Optimal Time Bounds for Approximate Clustering

  • Authors:
  • Ramgopal R. Mettu;C. Greg Plaxton

  • Affiliations:
  • Department of Computer Science, Dartmouth College, Hanover, NH 03755, USA. ramgopal@cs.dartmouth.edu;Department of Computer Science, University of Texas at Austin, Austin, TX 78712, USA. plaxton@cs.utexas.edu

  • Venue:
  • Machine Learning
  • Year:
  • 2004

Quantified Score

Hi-index 0.00

Visualization

Abstract

Clustering is a fundamental problem in unsupervised learning, and has been studied widely both as a problem of learning mixture models and as an optimization problem. In this paper, we study clustering with respect to the k-median objective function, a natural formulation of clustering in which we attempt to minimize the average distance to cluster centers.

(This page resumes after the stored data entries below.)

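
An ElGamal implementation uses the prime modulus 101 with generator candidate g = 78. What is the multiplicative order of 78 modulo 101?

By Lagrange's theorem, ord_101(78) divides φ(101) = 101 − 1 = 100 = 2^2 · 5^2.
Divisors of 100: 1, 2, 4, 5, 10, 20, 25, 50, 100.
Compute 78^d (mod 101) for the divisors d until we hit 1:
78^1 ≡ 78
78^2 ≡ 24
78^4 ≡ 71
78^5 ≡ 84
78^10 ≡ 87
78^20 ≡ 95
78^25 ≡ 1
So ord_101(78) = 25.

25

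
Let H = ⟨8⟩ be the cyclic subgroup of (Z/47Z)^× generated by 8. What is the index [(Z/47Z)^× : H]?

2

The order of 8 must divide φ(47) = 47 − 1 = 46 = 2 · 23.
Divisors of 46: 1, 2, 23, 46.
Test each divisor d:
8^1 ≡ 8 (mod 47)
8^2 ≡ 17 (mod 47)
8^23 ≡ 1 (mod 47) ✓
The order of 8 is 23, so the subgroup it generates has 23 elements.
[(Z/47Z)^× : ⟨8⟩] = 46/23 = 2.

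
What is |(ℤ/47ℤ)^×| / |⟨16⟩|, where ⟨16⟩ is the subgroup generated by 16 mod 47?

ord(16) | φ(47) = 47 − 1 = 46 = 2 · 23.
Divisors of 46: 1, 2, 23, 46.
Check 16^d mod 47 for each divisor in increasing order:
16^1 ≡ 16 (mod 47)
16^2 ≡ 21 (mod 47)
16^23 ≡ 1 (mod 47) ✓
So ord_47(16) = 23, hence |⟨16⟩| = 23.
Index = |(Z/47Z)^×| / |⟨16⟩| = 46 / 23 = 2.

2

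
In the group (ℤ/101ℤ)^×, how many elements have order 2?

φ(101) = 101 − 1 = 100 = 2^2 · 5^2.
(Z/101Z)^× is cyclic (|G| = 100); a cyclic group of order m has exactly φ(d) elements of each order d | m, and none otherwise.
2 | 100, and φ(2) = 2 − 1 = 1.

1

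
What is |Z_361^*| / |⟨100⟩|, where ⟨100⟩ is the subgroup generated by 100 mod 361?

2

By Lagrange's theorem, ord_361(100) divides φ(361) = φ(19^2) = 19·(19−1) = 342 = 2 · 3^2 · 19.
Divisors of 342: 1, 2, 3, 6, 9, 18, 19, 38, 57, 114, 171, 342.
Evaluate successive powers at the divisors of 342:
100^1 ≡ 100
100^2 ≡ 253
100^3 ≡ 30
100^6 ≡ 178
100^9 ≡ 286
100^18 ≡ 210
100^19 ≡ 62
100^38 ≡ 234
100^57 ≡ 68
100^114 ≡ 292
100^171 ≡ 1
So ord_361(100) = 171, hence |⟨100⟩| = 171.
[(Z/361Z)^× : ⟨100⟩] = 342/171 = 2.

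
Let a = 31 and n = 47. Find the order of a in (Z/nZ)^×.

46

By Lagrange's theorem, ord_47(31) divides φ(47) = 47 − 1 = 46 = 2 · 23.
Divisors of 46: 1, 2, 23, 46.
Compute 31^d (mod 47) for the divisors d until we hit 1:
31^1 ≡ 31 (mod 47)
31^2 ≡ 21 (mod 47)
31^23 ≡ 46 (mod 47)
31^46 ≡ 1 (mod 47) ✓
So ord_47(31) = 46.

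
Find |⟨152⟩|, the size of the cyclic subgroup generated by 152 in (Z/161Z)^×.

66

By Lagrange's theorem, ord_161(152) divides φ(161) = φ(7·23) = (7−1)·(23−1) = 6·22 = 132 = 2^2 · 3 · 11.
Divisors of 132: 1, 2, 3, 4, 6, 11, 12, 22, 33, 44, 66, 132.
Evaluate successive powers at the divisors of 132:
152^1 ≡ 152
152^2 ≡ 81
152^3 ≡ 76
152^4 ≡ 121
152^6 ≡ 141
152^11 ≡ 45
152^12 ≡ 78
152^22 ≡ 93
152^33 ≡ 160
152^44 ≡ 116
152^66 ≡ 1
Hence ord(152) = 66.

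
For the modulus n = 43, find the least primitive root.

3

φ(43) = 43 − 1 = 42 = 2 · 3 · 7.
g is a primitive root iff g^(42/q) ≢ 1 (mod 43) for each prime q ∈ {2, 3, 7}.
g = 2: 2^21 ≡ 42; 2^14 ≡ 1 — hits 1, so not a primitive root.
g = 3: 3^21 ≡ 42; 3^14 ≡ 36; 3^6 ≡ 41 — none is 1, so 3 is a primitive root.
So 3 is the smallest generator of (Z/43Z)^×.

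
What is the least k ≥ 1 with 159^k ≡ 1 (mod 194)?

6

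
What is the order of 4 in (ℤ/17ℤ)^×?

4

Since 4 ∈ (Z/17Z)^×, its order divides φ(17) = 17 − 1 = 16 = 2^4.
Divisors of 16: 1, 2, 4, 8, 16.
Test each divisor d:
4^1 ≡ 4 (mod 17)
4^2 ≡ 16 (mod 17)
4^4 ≡ 1 (mod 17) ✓
Hence ord(4) = 4.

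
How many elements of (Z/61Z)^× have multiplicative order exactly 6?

φ(61) = 61 − 1 = 60 = 2^2 · 3 · 5.
Since (Z/61Z)^× is cyclic of order 60, the number of elements of order d is φ(d) when d | 60 and 0 otherwise.
6 = 2 · 3 divides 60, and φ(6) = 2.

2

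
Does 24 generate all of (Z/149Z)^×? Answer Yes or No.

φ(149) = 149 − 1 = 148 = 2^2 · 37.
It suffices to check that the order of 24 is not a proper divisor of 148: compute 24^(148/q) for q ∈ {2, 37}.
24^74 ≡ 1 (mod 149)  [q = 2: ≡ 1 ✗]
24^4 ≡ 102 (mod 149)  [q = 37: ≢ 1 ✓]
Since 24^74 ≡ 1, the order of 24 divides 74 < 148, so 24 is not a primitive root.

No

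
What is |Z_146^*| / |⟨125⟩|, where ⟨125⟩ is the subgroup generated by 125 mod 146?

The order of 125 must divide φ(146) = φ(2)·φ(73) = 1·72 = 72 = 2^3 · 3^2.
Divisors of 72: 1, 2, 3, 4, 6, 8, 9, 12, 18, 24, 36, 72.
Test each divisor d:
125^1 ≡ 125 (mod 146)
125^2 ≡ 3 (mod 146)
125^3 ≡ 83 (mod 146)
125^4 ≡ 9 (mod 146)
125^6 ≡ 27 (mod 146)
125^8 ≡ 81 (mod 146)
125^9 ≡ 51 (mod 146)
125^12 ≡ 145 (mod 146)
125^18 ≡ 119 (mod 146)
125^24 ≡ 1 (mod 146) ✓
So ord_146(125) = 24, hence |⟨125⟩| = 24.
The index is φ(146) / ord(125) = 72 / 24 = 3.

3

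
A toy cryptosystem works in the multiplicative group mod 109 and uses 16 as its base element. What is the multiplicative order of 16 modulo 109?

By Lagrange's theorem, ord_109(16) divides φ(109) = 109 − 1 = 108 = 2^2 · 3^3.
Divisors of 108: 1, 2, 3, 4, 6, 9, 12, 18, 27, 36, 54, 108.
Evaluate successive powers at the divisors of 108:
16^1 ≡ 16
16^2 ≡ 38
16^3 ≡ 63
16^4 ≡ 27
16^6 ≡ 45
16^9 ≡ 1
Hence ord(16) = 9.

9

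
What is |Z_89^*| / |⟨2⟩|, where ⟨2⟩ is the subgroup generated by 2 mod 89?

8

ord(2) | φ(89) = 89 − 1 = 88 = 2^3 · 11.
Divisors of 88: 1, 2, 4, 8, 11, 22, 44, 88.
Evaluate successive powers at the divisors of 88:
2^1 ≡ 2 (mod 89)
2^2 ≡ 4 (mod 89)
2^4 ≡ 16 (mod 89)
2^8 ≡ 78 (mod 89)
2^11 ≡ 1 (mod 89) ✓
So ord_89(2) = 11, hence |⟨2⟩| = 11.
The index is φ(89) / ord(2) = 88 / 11 = 8.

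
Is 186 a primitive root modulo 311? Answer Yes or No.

φ(311) = 311 − 1 = 310 = 2 · 5 · 31.
186 is a primitive root mod 311 iff 186^(φ(311)/q) ≢ 1 for every prime q | φ(311), i.e. q ∈ {2, 5, 31}.
186^155 ≡ 310 (mod 311)  [q = 2: ≢ 1 ✓]
186^62 ≡ 6 (mod 311)  [q = 5: ≢ 1 ✓]
186^10 ≡ 250 (mod 311)  [q = 31: ≢ 1 ✓]
None equal 1, so ord_311(186) = 310: 186 is a primitive root.

Yes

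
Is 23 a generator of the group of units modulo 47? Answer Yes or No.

Yes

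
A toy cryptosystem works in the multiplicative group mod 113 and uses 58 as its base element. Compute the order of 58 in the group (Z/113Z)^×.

112

By Lagrange's theorem, ord_113(58) divides φ(113) = 113 − 1 = 112 = 2^4 · 7.
Divisors of 112: 1, 2, 4, 7, 8, 14, 16, 28, 56, 112.
Check 58^d mod 113 for each divisor in increasing order:
58^1 ≡ 58
58^2 ≡ 87
58^4 ≡ 111
58^7 ≡ 78
58^8 ≡ 4
58^14 ≡ 95
58^16 ≡ 16
58^28 ≡ 98
58^56 ≡ 112
58^112 ≡ 1
So ord_113(58) = 112.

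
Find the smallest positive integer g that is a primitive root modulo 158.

3

φ(158) = φ(2)·φ(79) = 1·78 = 78 = 2 · 3 · 13.
Test candidates g = 2, 3, … against the prime factors q ∈ {2, 3, 13} of φ(158): g is a generator iff g^(78/q) ≢ 1 for every such q.
g = 2: gcd(2, 158) = 2 > 1, not a unit — skip.
g = 3: 3^39 ≡ 157; 3^26 ≡ 23; 3^6 ≡ 97 — none is 1, so 3 is a primitive root.
The smallest primitive root modulo 158 is 3.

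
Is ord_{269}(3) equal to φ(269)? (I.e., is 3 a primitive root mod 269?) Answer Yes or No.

Yes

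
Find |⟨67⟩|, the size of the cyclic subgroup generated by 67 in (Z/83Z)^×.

By Lagrange's theorem, ord_83(67) divides φ(83) = 83 − 1 = 82 = 2 · 41.
Divisors of 82: 1, 2, 41, 82.
Compute 67^d (mod 83) for the divisors d until we hit 1:
67^1 ≡ 67
67^2 ≡ 7
67^41 ≡ 82
67^82 ≡ 1
Therefore the multiplicative order of 67 modulo 83 is 82.

82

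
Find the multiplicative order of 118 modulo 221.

2

ord(118) | φ(221) = φ(13·17) = (13−1)·(17−1) = 12·16 = 192 = 2^6 · 3.
Divisors of 192: 1, 2, 3, 4, 6, 8, 12, 16, 24, 32, 48, 64, 96, 192.
Compute 118^d (mod 221) for the divisors d until we hit 1:
118^1 ≡ 118 (mod 221)
118^2 ≡ 1 (mod 221) ✓
The smallest such exponent is 2, so the order of 118 is 2.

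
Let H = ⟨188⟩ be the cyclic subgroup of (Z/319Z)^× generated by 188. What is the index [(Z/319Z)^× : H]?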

One of the main contributions of this paper is a simple but powerful sampling technique that we call successive sampling that could be of independent interest. We show that our sampling procedure can rapidly identify a small set of points (of size just O(k log \frac{n}{k})) that summarize the input points for the purpose of clustering. Using successive sampling, we develop an algorithm for the k-median problem that runs in O(nk) time for a wide range of values of k and is guaranteed, with high probability, to return a solution with cost at most a constant factor times optimal. We also establish a lower bound of Ω(nk) on any randomized constant-factor approximation algorithm for the k-median problem that succeeds with even a negligible (say \frac{1}{100}) probability. The best previous upper bound for the problem was Õ(nk), where the Õ-notation hides polylogarithmic factors in n and k. The best previous lower bound of Ω(nk) applied only to deterministic k-median algorithms. While we focus our presentation on the k-median objective, all our upper bounds are valid for the k-means objective as well. In this context our algorithm compares favorably to the widely used k-means heuristic, which requires O(nk) time for just one iteration and provides no useful approximation guarantees.